Я с ним никогда не спорил и тут уступил бы, если б он не взбесил меня криком, а потому я повторил сказанное.
— Кто ты такой? — кричал полковник, свирепо подходя ко мне и отвязывая палку от пуговицы совершенно безуспешно: палка вертелась, как веретено, и все туже прикреплялась к пуговице. — Ты сын моего брата или чей ты сын? Чей?.. Развратили мальчишку эти доктринеры. Неужели ты не чувствуешь кровавую обиду вторжения варваров в Париж, des Kalmick, des Kaiser-lich [калмыков, пруссаков (фр.)], и проклятый день ватерлооской битвы?
— Нет, не чувствую! — сказал я хладнокровно и совершенно искренно.
Лев отпрянул, отдулся и тем голосом, которым командовал «en avant» [«вперед» (фр.)] своему отступившему полку под Лейпцигом, закричал: «Вон, вон из моего дома!»

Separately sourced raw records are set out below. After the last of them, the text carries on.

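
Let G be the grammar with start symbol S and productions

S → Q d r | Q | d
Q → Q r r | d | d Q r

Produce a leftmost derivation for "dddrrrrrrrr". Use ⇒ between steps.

S ⇒ Q ⇒ dQr ⇒ dQrrr ⇒ ddQrrrr ⇒ ddQrrrrrr ⇒ ddQrrrrrrrr ⇒ dddrrrrrrrr

S ⇒ Q   [S → Q]
Q ⇒ dQr   [Q → d Q r]
dQr ⇒ dQrrr   [Q → Q r r]
dQrrr ⇒ ddQrrrr   [Q → d Q r]
ddQrrrr ⇒ ddQrrrrrr   [Q → Q r r]
ddQrrrrrr ⇒ ddQrrrrrrrr   [Q → Q r r]
ddQrrrrrrrr ⇒ dddrrrrrrrr   [Q → d]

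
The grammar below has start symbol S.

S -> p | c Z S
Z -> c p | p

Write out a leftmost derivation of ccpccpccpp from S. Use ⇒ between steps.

S ⇒ cZS ⇒ ccpS ⇒ ccpcZS ⇒ ccpccpS ⇒ ccpccpcZS ⇒ ccpccpccpS ⇒ ccpccpccpp

S ⇒ cZS   [S -> c Z S]
cZS ⇒ ccpS   [Z -> c p]
ccpS ⇒ ccpcZS   [S -> c Z S]
ccpcZS ⇒ ccpccpS   [Z -> c p]
ccpccpS ⇒ ccpccpcZS   [S -> c Z S]
ccpccpcZS ⇒ ccpccpccpS   [Z -> c p]
ccpccpccpS ⇒ ccpccpccpp   [S -> p]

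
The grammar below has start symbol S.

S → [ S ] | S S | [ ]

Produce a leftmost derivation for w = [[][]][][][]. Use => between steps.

S => SS => SSS => SSSS => [S]SSS => [SS]SSS => [[]S]SSS => [[][]]SSS => [[][]][]SS => [[][]][][]S => [[][]][][][]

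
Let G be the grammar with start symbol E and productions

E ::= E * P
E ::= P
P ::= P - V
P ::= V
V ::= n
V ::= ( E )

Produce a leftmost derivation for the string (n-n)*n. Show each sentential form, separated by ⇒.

E ⇒ E*P ⇒ P*P ⇒ V*P ⇒ (E)*P ⇒ (P)*P ⇒ (P-V)*P ⇒ (V-V)*P ⇒ (n-V)*P ⇒ (n-n)*P ⇒ (n-n)*V ⇒ (n-n)*n

E ⇒ E*P   [E ::= E * P]
E*P ⇒ P*P   [E ::= P]
P*P ⇒ V*P   [P ::= V]
V*P ⇒ (E)*P   [V ::= ( E )]
(E)*P ⇒ (P)*P   [E ::= P]
(P)*P ⇒ (P-V)*P   [P ::= P - V]
(P-V)*P ⇒ (V-V)*P   [P ::= V]
(V-V)*P ⇒ (n-V)*P   [V ::= n]
(n-V)*P ⇒ (n-n)*P   [V ::= n]
(n-n)*P ⇒ (n-n)*V   [P ::= V]
(n-n)*V ⇒ (n-n)*n   [V ::= n]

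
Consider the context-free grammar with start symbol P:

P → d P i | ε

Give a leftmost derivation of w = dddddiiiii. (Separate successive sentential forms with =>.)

P=>dPi=>ddPii=>dddPiii=>ddddPiiii=>dddddPiiiii=>dddddiiiii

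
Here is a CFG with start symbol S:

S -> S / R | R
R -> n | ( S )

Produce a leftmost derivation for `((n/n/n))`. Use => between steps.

S => R => (S) => (R) => ((S)) => ((S/R)) => ((S/R/R)) => ((R/R/R)) => ((n/R/R)) => ((n/n/R)) => ((n/n/n))

S => R   [S -> R]
R => (S)   [R -> ( S )]
(S) => (R)   [S -> R]
(R) => ((S))   [R -> ( S )]
((S)) => ((S/R))   [S -> S / R]
((S/R)) => ((S/R/R))   [S -> S / R]
((S/R/R)) => ((R/R/R))   [S -> R]
((R/R/R)) => ((n/R/R))   [R -> n]
((n/R/R)) => ((n/n/R))   [R -> n]
((n/n/R)) => ((n/n/n))   [R -> n]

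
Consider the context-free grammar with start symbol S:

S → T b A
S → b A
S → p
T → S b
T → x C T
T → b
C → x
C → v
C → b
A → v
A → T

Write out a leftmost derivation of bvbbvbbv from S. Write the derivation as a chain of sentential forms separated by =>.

S=>TbA=>SbbA=>TbAbbA=>SbbAbbA=>bAbbAbbA=>bvbbAbbA=>bvbbvbbA=>bvbbvbbv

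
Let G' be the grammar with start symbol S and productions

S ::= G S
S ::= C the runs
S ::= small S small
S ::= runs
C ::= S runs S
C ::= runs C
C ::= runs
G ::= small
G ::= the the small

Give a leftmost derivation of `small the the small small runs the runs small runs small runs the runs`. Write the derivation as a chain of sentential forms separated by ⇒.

S ⇒ G S   [S ::= G S]
G S ⇒ small S   [G ::= small]
small S ⇒ small G S   [S ::= G S]
small G S ⇒ small the the small S   [G ::= the the small]
small the the small S ⇒ small the the small C the runs   [S ::= C the runs]
small the the small C the runs ⇒ small the the small S runs S the runs   [C ::= S runs S]
small the the small S runs S the runs ⇒ small the the small small S small runs S the runs   [S ::= small S small]
small the the small small S small runs S the runs ⇒ small the the small small C the runs small runs S the runs   [S ::= C the runs]
small the the small small C the runs small runs S the runs ⇒ small the the small small runs the runs small runs S the runs   [C ::= runs]
small the the small small runs the runs small runs S the runs ⇒ small the the small small runs the runs small runs G S the runs   [S ::= G S]
small the the small small runs the runs small runs G S the runs ⇒ small the the small small runs the runs small runs small S the runs   [G ::= small]
small the the small small runs the runs small runs small S the runs ⇒ small the the small small runs the runs small runs small runs the runs   [S ::= runs]

S ⇒ G S ⇒ small S ⇒ small G S ⇒ small the the small S ⇒ small the the small C the runs ⇒ small the the small S runs S the runs ⇒ small the the small small S small runs S the runs ⇒ small the the small small C the runs small runs S the runs ⇒ small the the small small runs the runs small runs S the runs ⇒ small the the small small runs the runs small runs G S the runs ⇒ small the the small small runs the runs small runs small S the runs ⇒ small the the small small runs the runs small runs small runs the runs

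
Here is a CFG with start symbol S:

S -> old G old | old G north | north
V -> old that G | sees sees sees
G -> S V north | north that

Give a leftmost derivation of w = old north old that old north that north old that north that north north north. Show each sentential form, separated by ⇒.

S ⇒ old G north ⇒ old S V north north ⇒ old north V north north ⇒ old north old that G north north ⇒ old north old that S V north north north ⇒ old north old that old G north V north north north ⇒ old north old that old north that north V north north north ⇒ old north old that old north that north old that G north north north ⇒ old north old that old north that north old that north that north north north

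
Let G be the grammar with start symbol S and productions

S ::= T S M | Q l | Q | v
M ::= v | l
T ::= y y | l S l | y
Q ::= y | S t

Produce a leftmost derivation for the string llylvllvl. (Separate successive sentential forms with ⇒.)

S ⇒ TSM   [S ::= T S M]
TSM ⇒ lSlSM   [T ::= l S l]
lSlSM ⇒ lTSMlSM   [S ::= T S M]
lTSMlSM ⇒ llSlSMlSM   [T ::= l S l]
llSlSMlSM ⇒ llQlSMlSM   [S ::= Q]
llQlSMlSM ⇒ llylSMlSM   [Q ::= y]
llylSMlSM ⇒ llylvMlSM   [S ::= v]
llylvMlSM ⇒ llylvllSM   [M ::= l]
llylvllSM ⇒ llylvllvM   [S ::= v]
llylvllvM ⇒ llylvllvl   [M ::= l]

S ⇒ TSM ⇒ lSlSM ⇒ lTSMlSM ⇒ llSlSMlSM ⇒ llQlSMlSM ⇒ llylSMlSM ⇒ llylvMlSM ⇒ llylvllSM ⇒ llylvllvM ⇒ llylvllvl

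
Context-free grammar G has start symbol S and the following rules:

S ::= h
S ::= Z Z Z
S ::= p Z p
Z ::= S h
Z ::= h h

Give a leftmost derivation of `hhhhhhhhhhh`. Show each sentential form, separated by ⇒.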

Я вышел, — и с тех пор от дяди ни гроша. Он только матери написал письмо, исполненное сожаления (а отчасти и упреков), что она родила и воспитала изверга, который не принимает ватерлооскую битву за лично ему данную пощечину и не стремится ее отомстить. «Куда мы идем с такой негодной молодежью?» — заключил лев. Мать моя могла что-нибудь посылать иной раз, но я не хотел: у нее самой едва в хозяйстве концы сводились.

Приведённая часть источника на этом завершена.